On October 7, a 36-year-old mother of three was reportedly beaten and strangled in her home just east of Jordan’s capital Amman, allegedly at the hands of her ex-husband. The following day, in another case, an 18-year-old man shot and murdered his 20-year-old sister in the town of Madaba after he reportedly discovered that she had a phone that their family didn’t know about.
In just a one-week period this month, Jordanian media reported six women killed in the name of “family honor.” This spate of violence has renewed attention to “honor” killings in the country, particularly since these murders occurred so close together.
Typically, there are between 15 and 20 reports of so-called “honor” killings each year in Jordan – primarily women and girls who are brutally murdered by their male relatives over suspicion of relationships outside of marriage, or other actions that supposedly impinge on family “honor” in conservative societies.
Even before the bloody week in early October, so-called “honor” killings were on the rise in Jordan. The Sisterhood is Global Association, which tracks women’s rights issues in the country, noted a 53 percent rise in such killings in 2016, with 26 “honor” killings so far this year compared to 17 for all of 2015.
The Sisterhood wants to set up a national system to track how many of these murders are committed, but also other key elements like their cause, the relationship between the attacker and the victim, and the sentences handed down against the perpetrators.

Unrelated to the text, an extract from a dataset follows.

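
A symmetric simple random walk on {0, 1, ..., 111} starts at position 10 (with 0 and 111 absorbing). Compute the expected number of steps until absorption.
E[τ | X_0 = 10] = 1010

Let v_k = E[τ | X_0 = k]. Boundary: v_0 = v_111 = 0. Recurrence: v_k = 1 + (v_{k-1} + v_{k+1})/2 for 1 ≤ k ≤ 110. The particular solution to v_k − (v_{k-1} + v_{k+1})/2 = 1 is v_k = −k^2. Adding homogeneous solution A + B k and matching boundaries gives v_k = k (111 − k). Substituting k = 10: v_10 = 10 · 101 = 1010.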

Monitoring would help, but if the Jordanian government is serious about ending this bloodshed it should publicly denounce so-called “honor” crimes, and develop a national strategy to stop them. This strategy should include changing the law which currently lets perpetrators of these crimes to receive lighter sentences if the victim’s family drops their claim, which often happens in these cases.
Because “honor” killings are murder, pure and simple, Jordanian authorities need to ensure that victims receive justice regardless of the perpetrator.